Над маковым полем (Близнюк) - страница 76

– …Вот оно – истинное существование! Мирное течение времени без галочек в чек-листов, решении вечных проблем и освоении корейского языка. Простое и обычное пребывание в настоящем, – вслух вздыхает Андерсен.

– А как же твоё саморазвитие и беготня за целями? – подтрунивает Дали.

– Нет, встречи с друзьями, тупые сериалы и бессмысленные прогулки по городу дороже, чем погоня за воображаемым успехом. Чем продуктивные, но абсолютно безрадостные дни, – отвечает пай-мальчик.

Не знаю, отчего ещё не швыряю в него салатницей. Философ трёхрублёвый. Теоретик без минуты практики. Все способны читать и мечтать о счастье, описывать его во всех подробностях, но ни разу не испытывать. Все способны посещать тренинги и семинары с перегоревшими и безразличными психотерапевтами, типа приближаясь к духовному росту, а на деле лишь сильней дурачить себя.

Словно из ниоткуда, появляется Купидон и забирает пустые тарелки и грязные салфетки. Кажется, словно у него восемь рук, как у мультяшного осьминога.

– Как вам здесь? – спрашивает осьминог.

– Великолепно! – поворачиваюсь к нему я, и ангелок растекается счастливой лужицей.
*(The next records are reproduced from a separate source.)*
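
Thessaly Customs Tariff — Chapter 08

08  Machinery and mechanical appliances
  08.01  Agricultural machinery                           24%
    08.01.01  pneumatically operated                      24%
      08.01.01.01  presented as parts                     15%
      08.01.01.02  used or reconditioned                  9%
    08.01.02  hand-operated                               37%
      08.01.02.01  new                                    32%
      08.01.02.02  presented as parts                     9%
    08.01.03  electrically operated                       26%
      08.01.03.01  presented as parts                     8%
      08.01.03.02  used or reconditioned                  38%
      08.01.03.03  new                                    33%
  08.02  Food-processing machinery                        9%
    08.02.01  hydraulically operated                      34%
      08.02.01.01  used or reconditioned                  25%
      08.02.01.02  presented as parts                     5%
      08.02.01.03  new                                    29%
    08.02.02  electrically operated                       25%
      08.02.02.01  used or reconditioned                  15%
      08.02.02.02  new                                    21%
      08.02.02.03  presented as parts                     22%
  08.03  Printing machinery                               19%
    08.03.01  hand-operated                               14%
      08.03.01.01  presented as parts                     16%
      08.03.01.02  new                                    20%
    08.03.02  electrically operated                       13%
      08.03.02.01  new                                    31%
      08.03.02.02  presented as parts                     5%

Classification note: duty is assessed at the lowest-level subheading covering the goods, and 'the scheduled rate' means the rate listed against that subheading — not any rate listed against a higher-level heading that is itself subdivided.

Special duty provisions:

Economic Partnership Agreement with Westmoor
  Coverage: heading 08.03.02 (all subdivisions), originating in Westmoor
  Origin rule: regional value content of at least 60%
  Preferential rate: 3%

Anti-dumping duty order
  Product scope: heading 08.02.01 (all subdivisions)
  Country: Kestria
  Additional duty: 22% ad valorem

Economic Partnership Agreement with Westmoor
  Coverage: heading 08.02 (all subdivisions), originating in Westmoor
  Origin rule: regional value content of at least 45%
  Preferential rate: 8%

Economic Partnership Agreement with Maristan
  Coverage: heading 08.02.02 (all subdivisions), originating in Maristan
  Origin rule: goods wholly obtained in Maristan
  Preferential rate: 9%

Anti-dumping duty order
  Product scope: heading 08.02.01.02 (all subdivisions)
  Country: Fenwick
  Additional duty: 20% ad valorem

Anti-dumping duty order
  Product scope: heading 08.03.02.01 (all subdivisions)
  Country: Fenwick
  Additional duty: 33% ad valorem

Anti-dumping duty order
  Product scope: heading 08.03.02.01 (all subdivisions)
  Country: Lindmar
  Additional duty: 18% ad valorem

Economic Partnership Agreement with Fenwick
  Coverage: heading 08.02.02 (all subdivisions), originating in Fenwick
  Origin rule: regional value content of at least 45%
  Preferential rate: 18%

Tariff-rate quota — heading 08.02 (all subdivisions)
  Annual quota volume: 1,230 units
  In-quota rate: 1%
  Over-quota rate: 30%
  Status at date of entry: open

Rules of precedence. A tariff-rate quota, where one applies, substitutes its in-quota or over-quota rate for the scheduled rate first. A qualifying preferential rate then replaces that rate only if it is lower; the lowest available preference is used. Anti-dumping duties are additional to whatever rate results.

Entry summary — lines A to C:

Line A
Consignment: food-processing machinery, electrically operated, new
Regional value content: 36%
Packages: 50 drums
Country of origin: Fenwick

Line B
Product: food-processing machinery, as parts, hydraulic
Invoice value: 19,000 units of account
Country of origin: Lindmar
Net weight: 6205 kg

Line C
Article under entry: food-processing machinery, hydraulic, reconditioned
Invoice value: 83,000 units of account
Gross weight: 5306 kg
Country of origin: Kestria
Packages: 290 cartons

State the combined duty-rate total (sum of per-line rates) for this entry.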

Ванильное мороженое нежно тает на языке, сладким милком течёт в горло и вырабатывает стадо эндорфинов.

– Можно ли вас увести, юная принцесса? – шепчет в ухо Купидон.

– Конечно, – млею я, – я для этого рождена. Чтобы меня далеко уводили, – лучусь интригой. Деликатно оставив сладости в покое, выхожу из-за стола. Пай-бой и гуд-гёрл, тесно прижавшись, идут по мраморному полу.

– У меня есть одна новость для тебя, – серьёзно останавливается Купидон.

– И какая? – пританцовываю я.

– Надеюсь, хорошая, – сглатывает он.

– И?

– И… я тебя люблю! – бархатисто выпаливает он, обводя мою талию и притаскивая к себе.

И я таю, словно C12H22O11 в чае. Его признание блаженней конфет Коркунова, медовей пыльцы и густого нектара. Ноги подгибаются от расслабления. Кажется, что даже каблуки подворачиваются и падают, как Башни-близнецы.

– Ах, – изумляюсь я, краснея и отводя взгляд.

– Это тебе, – продолжает обвораживать меня ангелок, вынимая пышный букет свежих тюльпанов.

Их светлые невинные бутоны покрыты каплями росы, и я думаю, что именно так выглядит март: легко и воздушно. Цветы как нельзя лучше подходят к моему образу, и слёзы умиления, словно роса, застывают на веках и на века.

– Это так трогательно, – только и произношу, тянясь к его абрикосовым устам. Кажется, так называли губы поэты медного или свинцового, или какого там века.

– Какое омерзительное глумление! Это же вандализм! Святотатство! Я не позволю так ругаться над моим рестораном! – одёргивает меня свирепый, но хриплый клич бородатого карапуза, похожего на медведя. Его палец возмущённо смотрит на кальмары люстр, а сам он лопается от негодования.